CC0 · public domain AXF-1 · rev A/ outer-diameter sizing sweep/ self-consistent from §REL

AXF-1 — how big should it be?

The sweep holds the electromagnetics fixed (Bg=0.40 T, current density, fill, axial stack) and scales only the outer diameter. At constant airgap shear stress the four quantities that decide the actuator each scale as a clean power of D — which on the log plot below are four straight lines fanning out from the 110 mm baseline. There is no electromagnetic optimum: the binding constraint is elsewhere.

CURVE

Everything scales as a power of diameter

log–log · normalized to 110 mm = 1×
0.25× 0.5× 8090 100110 120130 140150 160 outer diameter Dₒ (mm) 110 mm = 1× Kₘ=1.3 → 122 mm rotor inertia ∝ D⁴ torque ∝ D³ Kₘ & mass ∝ D² torque density ∝ D¹
Fig.2 — Slope = scaling exponent. The payoff (torque, ∝D³) rises fast, but the dynamic cost (rotor inertia, ∝D⁴) rises faster — it is the steepest line on the chart. Km and mass rise together (∝D²): the motor constant is bought in proportion to added mass. All curves ride on Bg=0.40 T; a lower measured Br shifts them down together without changing the slopes.
DATA

Absolute values at key diameters

joint torque after 8:1 × 0.85
ODmotor mass T air (6)T nom (9)T peak (18) KₘTD peakinertia
100 mm0.70 kg22.233.366.60.8713.92.4e-4
110 mm0.85 kg29.644.388.71.0615.33.5e-4
120 mm1.01 kg38.457.6115.11.2616.75.0e-4
130 mm1.19 kg48.873.2146.41.4818.16.8e-4
140 mm1.38 kg60.991.4182.91.7119.59.2e-4
Units — torque N·m · Kₘ N·m/√W · TD (motor torque density, peak) N·m/kg · inertia (rotor active) kg·m². Cooling column = continuous current density in A/mm². Nominal (9) is the datasheet operating point (σ ≈ 11.6 kPa, P_cu ≈ 38 W) and needs light forced convection; air (6) is passive-continuous.
READ

What the curve actually decides

▲ bigger is strictly better — electromagnetically

Torque ∝ D³, Km ∝ D², torque density ∝ D¹ — all monotonic. There is no peak to find; the physics never says "stop." Doubling the payoff costs only a squared growth in mass.

It also wins on your ledger: Km rising means less copper loss per newton-metre, so a larger machine is more joules-efficient per unit torque.

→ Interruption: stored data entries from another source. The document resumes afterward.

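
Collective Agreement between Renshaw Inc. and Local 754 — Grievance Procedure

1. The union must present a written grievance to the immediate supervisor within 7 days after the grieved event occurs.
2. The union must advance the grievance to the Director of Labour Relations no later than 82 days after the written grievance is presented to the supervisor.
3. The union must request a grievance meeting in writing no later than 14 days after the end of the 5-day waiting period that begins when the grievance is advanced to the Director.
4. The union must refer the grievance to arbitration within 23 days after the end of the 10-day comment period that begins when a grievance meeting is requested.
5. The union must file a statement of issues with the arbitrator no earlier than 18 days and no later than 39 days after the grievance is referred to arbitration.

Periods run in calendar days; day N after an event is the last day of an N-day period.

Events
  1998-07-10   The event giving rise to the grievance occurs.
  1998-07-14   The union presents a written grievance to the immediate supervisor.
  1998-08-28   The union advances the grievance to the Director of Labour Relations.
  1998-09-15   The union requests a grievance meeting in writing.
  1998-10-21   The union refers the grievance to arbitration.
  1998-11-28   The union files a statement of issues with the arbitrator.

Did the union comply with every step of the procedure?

Step 1: 7 days after 1998-07-10 (when the grieved event occurs) is 1998-07-17; 1998-07-14 is within that limit.
Step 2: 82 days after 1998-07-14 (when the written grievance is presented to the supervisor) is 1998-10-04; done 1998-08-28 — timely.
Step 3: 14 days after 1998-09-02 (end of the 5-day waiting period, which began when the grievance is advanced to the Director on 1998-08-28) is 1998-09-16; 1998-09-15 is within that limit.
Step 4: 23 days after 1998-09-25 (end of the 10-day comment period, which began when a grievance meeting is requested on 1998-09-15) is 1998-10-18; not done until 1998-10-21, 3 days after the deadline.
No need to go further; step 4 was not satisfied.

No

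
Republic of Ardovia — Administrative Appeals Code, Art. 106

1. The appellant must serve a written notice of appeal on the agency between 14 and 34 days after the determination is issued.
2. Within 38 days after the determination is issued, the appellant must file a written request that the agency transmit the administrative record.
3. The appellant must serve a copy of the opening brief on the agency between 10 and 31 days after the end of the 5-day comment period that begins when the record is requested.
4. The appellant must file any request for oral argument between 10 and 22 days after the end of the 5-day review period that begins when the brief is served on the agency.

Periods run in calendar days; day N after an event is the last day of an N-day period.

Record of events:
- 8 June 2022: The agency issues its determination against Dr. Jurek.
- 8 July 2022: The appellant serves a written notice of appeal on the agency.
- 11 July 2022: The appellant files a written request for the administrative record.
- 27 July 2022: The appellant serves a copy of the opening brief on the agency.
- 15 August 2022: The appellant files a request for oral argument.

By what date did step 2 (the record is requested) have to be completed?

16 July 2022

Step 2 runs from 8 June 2022, when the determination is issued. 38 days after 8 June 2022 is 16 July 2022.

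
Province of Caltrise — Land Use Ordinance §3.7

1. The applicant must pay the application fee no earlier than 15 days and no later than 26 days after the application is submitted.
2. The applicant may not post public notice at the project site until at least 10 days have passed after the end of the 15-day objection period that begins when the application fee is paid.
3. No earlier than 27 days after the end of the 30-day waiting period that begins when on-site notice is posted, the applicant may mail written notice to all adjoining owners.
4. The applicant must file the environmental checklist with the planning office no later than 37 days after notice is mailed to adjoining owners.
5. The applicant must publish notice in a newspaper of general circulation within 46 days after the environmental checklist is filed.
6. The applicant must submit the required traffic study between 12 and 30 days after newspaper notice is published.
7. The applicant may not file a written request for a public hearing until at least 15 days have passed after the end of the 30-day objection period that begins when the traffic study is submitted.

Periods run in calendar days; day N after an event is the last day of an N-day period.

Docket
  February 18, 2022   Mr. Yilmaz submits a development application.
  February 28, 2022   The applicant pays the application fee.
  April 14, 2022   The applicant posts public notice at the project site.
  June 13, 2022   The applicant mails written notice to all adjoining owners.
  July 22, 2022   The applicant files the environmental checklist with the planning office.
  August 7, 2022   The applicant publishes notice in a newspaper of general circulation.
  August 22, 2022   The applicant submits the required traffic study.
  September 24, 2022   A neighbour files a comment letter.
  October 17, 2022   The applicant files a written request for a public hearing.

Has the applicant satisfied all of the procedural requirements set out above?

(1) the permitted window runs from February 18, 2022 + 15 = March 5, 2022 to February 18, 2022 + 26 = March 16, 2022; February 28, 2022 is 5 days too early.

No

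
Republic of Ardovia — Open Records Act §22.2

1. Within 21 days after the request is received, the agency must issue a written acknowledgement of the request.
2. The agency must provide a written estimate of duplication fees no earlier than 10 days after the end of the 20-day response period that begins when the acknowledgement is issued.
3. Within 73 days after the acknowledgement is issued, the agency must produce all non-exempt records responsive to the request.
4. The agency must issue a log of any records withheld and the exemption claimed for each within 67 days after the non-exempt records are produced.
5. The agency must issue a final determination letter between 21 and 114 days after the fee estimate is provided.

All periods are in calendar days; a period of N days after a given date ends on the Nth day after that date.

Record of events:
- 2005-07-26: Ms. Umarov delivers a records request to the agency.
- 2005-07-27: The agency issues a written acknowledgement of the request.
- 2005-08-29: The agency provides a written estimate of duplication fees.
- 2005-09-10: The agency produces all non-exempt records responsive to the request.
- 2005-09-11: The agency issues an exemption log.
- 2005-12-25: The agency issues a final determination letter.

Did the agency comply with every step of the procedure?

No

Step 1 — counting 21 days from 2005-07-26 (when the request is received) gives a deadline of 2005-08-16; completed 2005-07-27, before the deadline.
Step 2 — must wait 10 days from 2005-08-16 (end of the 20-day response period, which began when the acknowledgement is issued on 2005-07-27), so not before 2005-08-26; done 2005-08-29 — permitted.
Step 3 — counting 73 days from 2005-07-27 (when the acknowledgement is issued) gives a deadline of 2005-10-08; completed 2005-09-10, before the deadline.
Step 4 — counting 67 days from 2005-09-10 (when the non-exempt records are produced) gives a deadline of 2005-11-16; 2005-09-11 is within that limit.
Step 5 — 21 and 114 days from 2005-08-29 (when the fee estimate is provided) are 2005-09-19 and 2005-12-21 respectively; 2005-12-25 is 4 days past the end of the window.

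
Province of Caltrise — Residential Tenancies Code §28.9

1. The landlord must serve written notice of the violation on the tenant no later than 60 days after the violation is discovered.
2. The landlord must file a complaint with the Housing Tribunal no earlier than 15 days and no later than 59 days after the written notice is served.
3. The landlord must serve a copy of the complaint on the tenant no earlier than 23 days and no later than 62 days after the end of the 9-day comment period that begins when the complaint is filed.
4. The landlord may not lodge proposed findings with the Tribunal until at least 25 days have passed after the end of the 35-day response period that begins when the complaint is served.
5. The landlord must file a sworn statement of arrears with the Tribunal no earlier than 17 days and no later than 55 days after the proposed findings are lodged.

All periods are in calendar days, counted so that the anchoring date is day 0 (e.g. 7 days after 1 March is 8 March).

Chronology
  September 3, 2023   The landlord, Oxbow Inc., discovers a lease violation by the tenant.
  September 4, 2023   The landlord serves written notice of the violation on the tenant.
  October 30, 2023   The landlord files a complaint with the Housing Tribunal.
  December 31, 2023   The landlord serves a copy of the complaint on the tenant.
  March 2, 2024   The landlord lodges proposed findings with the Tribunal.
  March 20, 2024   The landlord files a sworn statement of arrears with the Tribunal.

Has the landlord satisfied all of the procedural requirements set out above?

(1) due by September 3, 2023 + 60 days = November 2, 2023; done September 4, 2023 — timely.
(2) the permitted window runs from September 4, 2023 + 15 = September 19, 2023 to September 4, 2023 + 59 = November 2, 2023; done October 30, 2023, which is between those dates.
(3) the permitted window runs from November 8, 2023 + 23 = December 1, 2023 to November 8, 2023 + 62 = January 9, 2024; done December 31, 2023, which is between those dates.
(4) permitted from February 4, 2024 + 25 days = February 29, 2024 onward; March 2, 2024 is on or after that date.
(5) the permitted window runs from March 2, 2024 + 17 = March 19, 2024 to March 2, 2024 + 55 = April 26, 2024; done March 20, 2024, which is between those dates.

Yes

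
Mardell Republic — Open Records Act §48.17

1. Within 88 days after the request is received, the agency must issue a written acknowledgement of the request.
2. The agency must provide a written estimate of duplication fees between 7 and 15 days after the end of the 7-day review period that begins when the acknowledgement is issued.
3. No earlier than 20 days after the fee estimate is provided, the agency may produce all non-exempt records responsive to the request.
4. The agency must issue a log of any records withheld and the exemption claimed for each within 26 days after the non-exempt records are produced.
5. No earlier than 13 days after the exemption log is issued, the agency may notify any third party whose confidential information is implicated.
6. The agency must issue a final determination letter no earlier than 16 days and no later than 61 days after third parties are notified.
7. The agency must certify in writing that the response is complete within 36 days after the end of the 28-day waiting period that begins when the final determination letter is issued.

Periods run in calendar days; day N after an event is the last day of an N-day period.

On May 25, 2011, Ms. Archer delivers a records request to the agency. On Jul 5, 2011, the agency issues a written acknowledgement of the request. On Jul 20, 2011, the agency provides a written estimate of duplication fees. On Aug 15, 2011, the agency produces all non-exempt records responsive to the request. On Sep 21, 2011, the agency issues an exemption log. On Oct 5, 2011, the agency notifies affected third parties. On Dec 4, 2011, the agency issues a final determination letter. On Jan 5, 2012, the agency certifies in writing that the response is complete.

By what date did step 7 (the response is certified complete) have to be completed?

The final determination letter is issued on Dec 4, 2011; the 28-day waiting period therefore ends Jan 1, 2012, and step 7 runs from that date. 36 days after Jan 1, 2012 is Feb 6, 2012.

Feb 6, 2012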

Energy-optimal points the same way as torque-optimal — up.

▼ what stops you is inertia and packaging

Rotor inertia ∝ D⁴ — the steepest line. Reflected through the gearbox (×G² = 64), it dominates how fast the joint can accelerate. At 110 mm the reflected rotor inertia is ≈ 0.022 kg·m²; at 140 mm it is ~2.6× that. Past some diameter you add inertia faster than torque and the limb goes sluggish.

And the actuator sits at the joint, so its mass is distal load — every gram penalizes the limb it drives and the proximal joints that must swing it. The ceiling is a packaging + dynamics call, not a magnetics one.

The decision, as a curve

Hip / knee (needs torque, tolerates mass): 120–130 mm is the sweet spot — 130 mm buys 73 N·m nominal / 146 N·m peak and clears the Km ≥ 1.3 datasheet target (crossed at 122 mm) at 1.19 kg, if it packages into the thigh. Ankle / wrist / elbow (needs low distal inertia): stay at 100–110 mm and accept less torque — the D⁴ inertia term matters more distally than the D³ torque gain.

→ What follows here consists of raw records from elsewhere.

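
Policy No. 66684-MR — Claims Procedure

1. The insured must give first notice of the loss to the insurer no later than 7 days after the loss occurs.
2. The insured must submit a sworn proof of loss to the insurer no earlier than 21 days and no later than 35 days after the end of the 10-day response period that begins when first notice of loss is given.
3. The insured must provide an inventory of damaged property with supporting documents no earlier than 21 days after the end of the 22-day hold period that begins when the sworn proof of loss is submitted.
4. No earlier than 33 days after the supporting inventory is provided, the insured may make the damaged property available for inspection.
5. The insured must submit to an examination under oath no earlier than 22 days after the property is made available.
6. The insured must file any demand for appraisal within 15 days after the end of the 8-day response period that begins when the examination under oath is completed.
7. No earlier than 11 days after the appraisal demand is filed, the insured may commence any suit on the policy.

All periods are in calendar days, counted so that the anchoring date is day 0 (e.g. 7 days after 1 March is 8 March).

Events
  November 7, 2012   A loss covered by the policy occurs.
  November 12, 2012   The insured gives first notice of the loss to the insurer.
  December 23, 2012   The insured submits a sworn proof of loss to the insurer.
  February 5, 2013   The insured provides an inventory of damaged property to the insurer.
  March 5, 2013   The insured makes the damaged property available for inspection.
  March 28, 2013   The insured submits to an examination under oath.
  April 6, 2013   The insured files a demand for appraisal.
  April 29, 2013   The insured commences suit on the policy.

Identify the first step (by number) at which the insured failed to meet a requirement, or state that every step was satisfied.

Step 4

Step 1 — counting 7 days from November 7, 2012 (when the loss occurs) gives a deadline of November 14, 2012; done November 12, 2012 — timely.
Step 2 — 21 and 35 days from November 22, 2012 (end of the 10-day response period, which began when first notice of loss is given on November 12, 2012) are December 13, 2012 and December 27, 2012 respectively; done December 23, 2012 — within the window.
Step 3 — must wait 21 days from January 14, 2013 (end of the 22-day hold period, which began when the sworn proof of loss is submitted on December 23, 2012), so not before February 4, 2013; done February 5, 2013, after the minimum wait.
Step 4 — must wait 33 days from February 5, 2013 (when the supporting inventory is provided), so not before March 10, 2013; acted on March 5, 2013, 5 days prematurely.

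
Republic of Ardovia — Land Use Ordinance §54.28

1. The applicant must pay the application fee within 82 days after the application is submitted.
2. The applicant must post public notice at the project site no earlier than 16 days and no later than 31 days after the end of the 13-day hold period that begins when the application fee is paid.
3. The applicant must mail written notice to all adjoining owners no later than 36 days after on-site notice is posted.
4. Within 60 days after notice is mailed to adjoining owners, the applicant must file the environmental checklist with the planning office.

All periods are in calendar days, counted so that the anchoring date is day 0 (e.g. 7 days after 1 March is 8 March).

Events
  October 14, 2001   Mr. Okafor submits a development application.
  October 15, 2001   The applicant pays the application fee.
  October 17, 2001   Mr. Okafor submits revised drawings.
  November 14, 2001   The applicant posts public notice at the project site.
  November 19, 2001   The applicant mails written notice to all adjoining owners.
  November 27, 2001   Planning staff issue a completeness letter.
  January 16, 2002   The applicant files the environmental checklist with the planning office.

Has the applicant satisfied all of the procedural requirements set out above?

Yes

Step 1 — counting 82 days from October 14, 2001 (when the application is submitted) gives a deadline of January 4, 2002; done October 15, 2001 — timely.
Step 2 — 16 and 31 days from October 28, 2001 (end of the 13-day hold period, which began when the application fee is paid on October 15, 2001) are November 13, 2001 and November 28, 2001 respectively; November 14, 2001 falls inside that range.
Step 3 — counting 36 days from November 14, 2001 (when on-site notice is posted) gives a deadline of December 20, 2001; November 19, 2001 is within that limit.
Step 4 — counting 60 days from November 19, 2001 (when notice is mailed to adjoining owners) gives a deadline of January 18, 2002; completed January 16, 2002, before the deadline.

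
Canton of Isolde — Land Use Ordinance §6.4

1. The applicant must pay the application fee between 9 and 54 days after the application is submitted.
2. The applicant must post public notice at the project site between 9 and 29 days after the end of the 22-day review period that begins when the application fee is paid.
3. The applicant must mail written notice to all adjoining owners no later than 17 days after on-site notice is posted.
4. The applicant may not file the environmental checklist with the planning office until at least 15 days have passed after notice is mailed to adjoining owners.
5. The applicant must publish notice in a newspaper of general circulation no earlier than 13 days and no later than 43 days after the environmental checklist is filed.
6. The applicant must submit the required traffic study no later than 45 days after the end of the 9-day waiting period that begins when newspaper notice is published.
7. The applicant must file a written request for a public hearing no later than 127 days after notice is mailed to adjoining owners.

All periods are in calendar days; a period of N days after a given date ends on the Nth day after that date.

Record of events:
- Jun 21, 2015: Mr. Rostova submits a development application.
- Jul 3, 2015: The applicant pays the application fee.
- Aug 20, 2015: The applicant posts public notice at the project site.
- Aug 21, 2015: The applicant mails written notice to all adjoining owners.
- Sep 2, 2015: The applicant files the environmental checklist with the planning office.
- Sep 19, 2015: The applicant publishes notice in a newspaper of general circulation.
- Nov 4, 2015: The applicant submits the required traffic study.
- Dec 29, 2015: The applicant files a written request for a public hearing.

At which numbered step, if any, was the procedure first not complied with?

Step 1: the window is 9–54 days after Jun 21, 2015 (when the application is submitted), so Jun 30, 2015 through Aug 14, 2015; done Jul 3, 2015, which is between those dates.
Step 2: the window is 9–29 days after Jul 25, 2015 (end of the 22-day review period, which began when the application fee is paid on Jul 3, 2015), so Aug 3, 2015 through Aug 23, 2015; done Aug 20, 2015, which is between those dates.
Step 3: 17 days after Aug 20, 2015 (when on-site notice is posted) is Sep 6, 2015; Aug 21, 2015 is within that limit.
Step 4: the earliest permitted date is 15 days after Aug 21, 2015 (when notice is mailed to adjoining owners), i.e. Sep 5, 2015; done Sep 2, 2015 — 3 days too early.
That is the first point of non-compliance.

Step 4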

So AXF-1 is not one motor — it is one design scaled per joint: same poles, same coils, same magnets, same process, only Do changes. That is the printability dividend — you re-slice, you don't re-engineer.

Correction the sweep forced. The rev-A datasheet targeted ≤ 0.60 kg motor mass at 110 mm. Self-consistent, the honest number is ≈ 0.85 kg (Cu 183 g + Fe 240 g + magnet 186 g + 40% structure). Motor-level torque density is therefore ~0.35× sintered, not the 0.55× first quoted — the sovereignty tax is larger than stated. The joint-level and Km stories are unchanged. Fold 0.85 kg into rev B before the RFQ goes out.